Sans date. — Ordinairement, le point d’interruption de la composition, c’est-à-dire la manière dont tranche le groupe de devant avec les figures plus éloignées, doit être sombre et fait mieux au bord qu’éclairé ; encore par la raison que les devants doivent autant que possible se détacher en sombre par les bords. Jusqu’ici, je crois ce principe le plus fécond pour le clair-obscur.

Le Corrège ne me paraît pas aussi complet dans le clair-obscur que Véronèse et Rubens ; il détache trop souvent des membres très clairs sur un fond sombre ; ce qui fait bien sur un fond sombre, c’est alors des parties entièrement reflétées.

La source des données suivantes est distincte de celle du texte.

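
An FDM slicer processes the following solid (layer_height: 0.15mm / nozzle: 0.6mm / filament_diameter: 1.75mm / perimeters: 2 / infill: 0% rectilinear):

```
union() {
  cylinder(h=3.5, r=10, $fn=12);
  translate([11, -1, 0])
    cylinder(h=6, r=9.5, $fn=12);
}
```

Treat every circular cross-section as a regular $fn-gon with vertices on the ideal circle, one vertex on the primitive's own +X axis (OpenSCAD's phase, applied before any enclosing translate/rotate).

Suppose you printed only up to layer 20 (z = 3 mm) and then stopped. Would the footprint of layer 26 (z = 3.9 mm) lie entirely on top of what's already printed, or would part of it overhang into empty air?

Compare the two slices. At z = 3: the cylinder: section is a regular 12-gon, circumradius r=10 (area = (12/2)·10.000²·sin(360°/12) = 300.00 mm²); the r=9.5 cylinder at (11, -1) gives a regular 12-gon of circumradius 9.5 (constant along its height) (area = (12/2)·9.500²·sin(360°/12) = 270.75 mm²); Merging all regions: the regions partially overlap — summed areas 570.75 mm² minus the doubly-counted overlap 86.94 mm² gives 483.81 mm² — area = 483.81 mm². At z = 3.9: the cylinder is not intersected at this z (z outside [0, 3.5]); the r=9.5 cylinder at (11, -1) gives a regular 12-gon of circumradius 9.5 (constant along its height) (area = (12/2)·9.500²·sin(360°/12) = 270.75 mm²); Combining (union): only the r=9.5 cylinder at (11, -1) is present, so the union is just that shape — area = 270.75 mm². Checking containment: the cross-section at z = 3.9 is a subset of the cross-section at z = 3.

entirely on top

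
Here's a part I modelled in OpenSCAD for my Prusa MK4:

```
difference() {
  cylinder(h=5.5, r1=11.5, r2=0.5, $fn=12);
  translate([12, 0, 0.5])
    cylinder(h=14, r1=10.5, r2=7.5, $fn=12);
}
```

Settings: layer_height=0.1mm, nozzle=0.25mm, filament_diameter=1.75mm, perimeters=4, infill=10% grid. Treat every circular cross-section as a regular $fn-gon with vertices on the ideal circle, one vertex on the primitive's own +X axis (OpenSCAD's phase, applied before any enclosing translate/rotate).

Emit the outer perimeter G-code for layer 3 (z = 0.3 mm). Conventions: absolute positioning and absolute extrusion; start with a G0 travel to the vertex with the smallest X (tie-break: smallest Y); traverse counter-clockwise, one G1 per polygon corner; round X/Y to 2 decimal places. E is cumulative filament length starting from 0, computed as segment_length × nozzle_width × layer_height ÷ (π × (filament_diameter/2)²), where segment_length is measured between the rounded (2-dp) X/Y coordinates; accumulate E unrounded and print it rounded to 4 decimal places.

G0 X-10.90 Y0.00 Z0.30
G1 X-9.44 Y-5.45 E0.0586
G1 X-5.45 Y-9.44 E0.1173
G1 X0.00 Y-10.90 E0.1759
G1 X5.45 Y-9.44 E0.2346
G1 X9.44 Y-5.45 E0.2932
G1 X10.90 Y0.00 E0.3519
G1 X9.44 Y5.45 E0.4105
G1 X5.45 Y9.44 E0.4692
G1 X0.00 Y10.90 E0.5278
G1 X-5.45 Y9.44 E0.5865
G1 X-9.44 Y5.45 E0.6451
G1 X-10.90 Y0.00 E0.7037

At z = 0.3 mm: the cone: at t=0.055 of its height the radius interpolates to r₁+(r₂−r₁)t = 10.900, giving a regular 12-gon of that circumradius; the cone at (12, 0) does not reach this height (z outside [0.5, 14.5]); Subtracting the remaining from the first: none of the subtracted shapes is present at this height, so the cone is unchanged — 1 connected region. The outline is a single polygon with 12 vertices. Extrusion per mm of travel: 0.25 × 0.1 / (π × 0.875²) = 0.010394. Accumulating E over each segment gives final E = 0.7037.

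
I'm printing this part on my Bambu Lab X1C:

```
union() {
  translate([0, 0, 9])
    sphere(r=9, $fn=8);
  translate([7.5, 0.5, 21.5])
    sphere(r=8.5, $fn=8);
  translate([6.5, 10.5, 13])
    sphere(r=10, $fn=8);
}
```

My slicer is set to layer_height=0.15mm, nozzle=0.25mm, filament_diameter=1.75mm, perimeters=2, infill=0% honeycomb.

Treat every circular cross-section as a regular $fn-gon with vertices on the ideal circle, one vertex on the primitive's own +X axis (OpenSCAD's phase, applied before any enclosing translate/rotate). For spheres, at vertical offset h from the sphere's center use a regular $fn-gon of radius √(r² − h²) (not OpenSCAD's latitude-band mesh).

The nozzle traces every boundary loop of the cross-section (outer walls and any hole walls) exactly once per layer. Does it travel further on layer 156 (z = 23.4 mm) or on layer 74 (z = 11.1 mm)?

layer 74 (z = 11.1 mm)

Layer 156 (z = 23.4): the sphere does not reach this height (|z−center|=14.400 > r=9); the r=8.5 sphere at (7.5, 0.5) contributes a regular 8-gon of circumradius √(8.5²−1.9²) = 8.285 (perimeter = 2·8·8.285·sin(180°/8) = 50.73 mm); the sphere at (6.5, 10.5) is not intersected at this z (|z−center|=10.400 > r=10); Combining (union): only the r=8.5 sphere at (7.5, 0.5) is present, so the union is just that shape — boundary = 50.73 mm. So its perimeter = 50.73 mm. Layer 74 (z = 11.1): the sphere: section is a regular 8-gon, circumradius = √(r²−h²) = √(9²−2.1²) = 8.752 (perimeter = 2·8·8.752·sin(180°/8) = 53.59 mm); the sphere at (7.5, 0.5) is not intersected at this z (|z−center|=10.400 > r=8.5); the r=10 sphere at (6.5, 10.5) slices to a regular 8-gon of circumradius 9.818 (√(r²−h²) with h=1.9 from center) (perimeter = 2·8·9.818·sin(180°/8) = 60.11 mm); Merging all regions: the regions partially overlap (shared area 45.58 mm²), so the edge portions inside another operand are dropped and the merged outline is re-measured after clipping — boundary = 85.44 mm. So its perimeter = 85.44 mm. Layer 74 is larger (85.44 vs 50.73 mm).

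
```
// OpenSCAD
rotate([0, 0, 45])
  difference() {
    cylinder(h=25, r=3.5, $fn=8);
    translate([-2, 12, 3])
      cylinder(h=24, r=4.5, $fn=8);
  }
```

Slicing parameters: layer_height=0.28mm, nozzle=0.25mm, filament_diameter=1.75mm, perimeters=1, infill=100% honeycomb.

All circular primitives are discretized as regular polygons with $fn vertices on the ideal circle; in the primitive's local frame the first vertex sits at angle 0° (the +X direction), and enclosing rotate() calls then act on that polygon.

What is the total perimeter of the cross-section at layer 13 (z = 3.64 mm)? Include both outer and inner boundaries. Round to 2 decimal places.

At z = 3.64 mm: the r=3.5 cylinder contributes a regular 8-gon of circumradius 3.5 (perimeter = 2·8·3.500·sin(180°/8) = 21.43 mm); the cylinder at (-2, 12): section is a regular 8-gon, circumradius r=4.5 (perimeter = 2·8·4.500·sin(180°/8) = 27.55 mm); Taking the first minus the rest: starting from the r=3.5 cylinder, the r=4.5 cylinder at (-2, 12) misses the remaining region (no effect) — boundary = 21.43 mm; (whole slice rotated 45° about Z — lengths, areas and connectivity unchanged). Overall, the cross-section is a single solid region. Total boundary length (outer) = 21.43 mm.

21.43 mm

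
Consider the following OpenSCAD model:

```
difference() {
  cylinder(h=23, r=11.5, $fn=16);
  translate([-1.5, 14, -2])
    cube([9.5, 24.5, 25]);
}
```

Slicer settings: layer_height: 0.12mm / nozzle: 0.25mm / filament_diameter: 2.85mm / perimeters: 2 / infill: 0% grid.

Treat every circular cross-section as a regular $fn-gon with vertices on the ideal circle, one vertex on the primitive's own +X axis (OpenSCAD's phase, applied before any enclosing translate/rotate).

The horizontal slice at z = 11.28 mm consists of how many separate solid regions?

At z = 11.28 mm: the r=11.5 cylinder contributes a regular 16-gon of circumradius 11.5; the cube at (-1.5, 14) is present — its section is the full 9.5×24.5 rectangle; Taking the first minus the rest: starting from the r=11.5 cylinder, the 9.5×24.5 cube at (-1.5, 14) misses the remaining region (no effect) — 1 connected region. The result has 1 disconnected region.

1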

Mercredi 14 mai. — Article sur Michel-Ange[1]. Heureux homme ! il a pétri le marbre et animé la

  1. Cet article parut dans la Revue de Paris en 1830. Delacroix avait inscrit en tête de son étude ce fragment des poésies du grand artiste qui peint si exactement la hauteur et la fierté d’âme qu’il admirait en lui par-dessus toutes choses : « J’ai du moins cette joie, au milieu de mes chagrins, que personne ne lit sur mon visage ni mes ennuis ni mes désirs. Je ne crains pas plus l’envie que je ne prise les vaines louanges de la foule ignorante… et je marche solitaire dans les routes non frayées. »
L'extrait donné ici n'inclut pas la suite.